Ces derniers mois, en thérapie, il semble que s’opère, chez un certain nombre d’expatriés, une évolution de la représentation qu’ils se font de l’expatriation, et qu’ils tendent à réévaluer leurs priorités.

« Je pensais vivre toute ma vie à l’étranger. C’était mon rêve. Mais ce confinement m’a fait comprendre que j’avais besoin de racines. J’ai envie de poser mes bagages et profiter de ma famille. Mes parents vieillissent. J’ai envie d’être là. »
Sandrine, expatriée aux États-Unis.

La vision attirante de l’expatriation semble perdre de son attrait. Les bénéfices d’une vie plus ordinaire, au contraire, redeviennent une priorité : resserrer les liens familiaux, pouvoir bénéficier de systèmes de soins de confiance, etc.

« Ce qui se passe en ce moment me fait davantage réaliser que l’on n’est rien, que tout peut basculer du jour au lendemain », me confiait Nicolas, humanitaire expatrié.
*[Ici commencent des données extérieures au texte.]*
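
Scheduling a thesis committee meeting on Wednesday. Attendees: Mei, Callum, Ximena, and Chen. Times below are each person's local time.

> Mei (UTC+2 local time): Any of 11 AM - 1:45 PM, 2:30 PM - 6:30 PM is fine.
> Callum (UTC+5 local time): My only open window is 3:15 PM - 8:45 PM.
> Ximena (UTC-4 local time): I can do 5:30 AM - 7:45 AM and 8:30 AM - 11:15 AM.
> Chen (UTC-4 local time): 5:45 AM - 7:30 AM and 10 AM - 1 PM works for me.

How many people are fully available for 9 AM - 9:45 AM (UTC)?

1

Mei in UTC: 09:00-11:45, 12:30-16:30 (subtract 2h to convert from UTC+2).
Callum in UTC: 10:15-15:45 (subtract 5h to convert from UTC+5).
Ximena in UTC: 09:30-11:45, 12:30-15:15 (add 4h to convert from UTC-4).
Chen in UTC: 09:45-11:30, 14:00-17:00 (add 4h to convert from UTC-4).
Mei can make the full 09:00-09:45 slot — that's 1.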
Il semble que la Covid-19 ait ravivé les notions de risques et d’incertitudes qui constituaient jadis l’expatriation. La fermeture des frontières, qui survient de manière sporadique, en fonction de la situation épidémique, les empêche de rentrer dans leur pays d’origine, et crée également une incertitude sur la possibilité de pouvoir revenir ensuite dans leur pays d’expatriation. C’est la nature même de ce choix de vie permettant à un expatrié de vivre entre deux pays, qui est remise en cause. De plus, être empêché de se rendre aux funérailles d’un proche, de présenter bébé à ses grands-parents ou de rejoindre son conjoint pendant de longs mois, ont des impacts lourds. A cela s’ajoute parfois la pression des parents, et/ou amis, exprimée ou ressentie, qui est souvent source supplémentaire de détresse et de souffrance. « Tant que tu seras célibataire et expatrié là-bas, je ne trouverais pas le sommeil » répète inlassablement cette maman à l’un de mes patients. Nombre d’expatriés, prennent par conséquent la décision de « rentrer » au pays, auprès de leur famille qui fait figure de dernier refuge.
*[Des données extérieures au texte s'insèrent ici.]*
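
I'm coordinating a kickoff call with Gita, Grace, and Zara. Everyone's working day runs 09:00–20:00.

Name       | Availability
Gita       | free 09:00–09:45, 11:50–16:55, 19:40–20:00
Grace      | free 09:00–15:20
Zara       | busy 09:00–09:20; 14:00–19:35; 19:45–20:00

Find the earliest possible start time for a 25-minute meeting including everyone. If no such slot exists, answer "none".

Gita free: 09:00-09:45, 11:50-16:55, 19:40-20:00.
Grace free: 09:00-15:20.
Zara free: 09:20-14:00, 19:35-19:45 (invert busy blocks within the working day).
Gita ∩ Grace: 09:00-09:45, 11:50-15:20.
Gita ∩ Grace ∩ Zara: 09:20-09:45, 11:50-14:00.
So the common availability across everyone is 09:20-09:45, 11:50-14:00.
The first common window of at least 25 minutes is 09:20-09:45, so the earliest start is 09:20.

09:20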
Cette situation exceptionnelle de pandémie n’est pas un moment propice pour prendre des décisions d’une telle importance, par défaut ou sous l’emprise d’un conformisme aveuglant. Cette crise met à l’épreuve, non seulement nos capacités de décision, mais aussi nos capacités d’adaptation. Face à l’excès d’informations, ou encore aux informations contradictoires, il convient d’accepter la part d’incertitude et de lâcher prise. C’est en travaillant sur l’autonomie de pensée et en revisitant, pour chacun, son histoire singulière, ses motivations premières, qu’il est possible de sortir progressivement d’une culpabilité paralysante. Il faut absolument comprendre qu’il n’y a pas de famille normale, « idéale » puisque chacune crée sa propre identité, sa spécificité, et doit, pour cela, se démarquer des autres. De même qu’il n’y a pas de mode d’emploi du « confinement réussi », ni de profil type du « bon parent ou du bon enfant ». En famille, comme dans toutes les institutions, les décisions sont d’autant plus efficaces qu’elles sont prises dans un climat qui fait appel à la conviction plutôt qu’à la contrainte. La thérapie en ligne peut permettre, dans cette période d’isolement, un suivi, afin de travailler sur ces fausses perceptions culpabilisantes et s’éloigner des schémas normatifs qui bloquent la créativité et l’adaptabilité des individus, couples et famille dans ce contexte.


Marion Saintgery – Bourgarel, psychologue clinicienne, thérapeute de couple et de famille, spécialisée dans les problématiques de l’expatriation et l’accompagnement des humanitaires sur le terrain.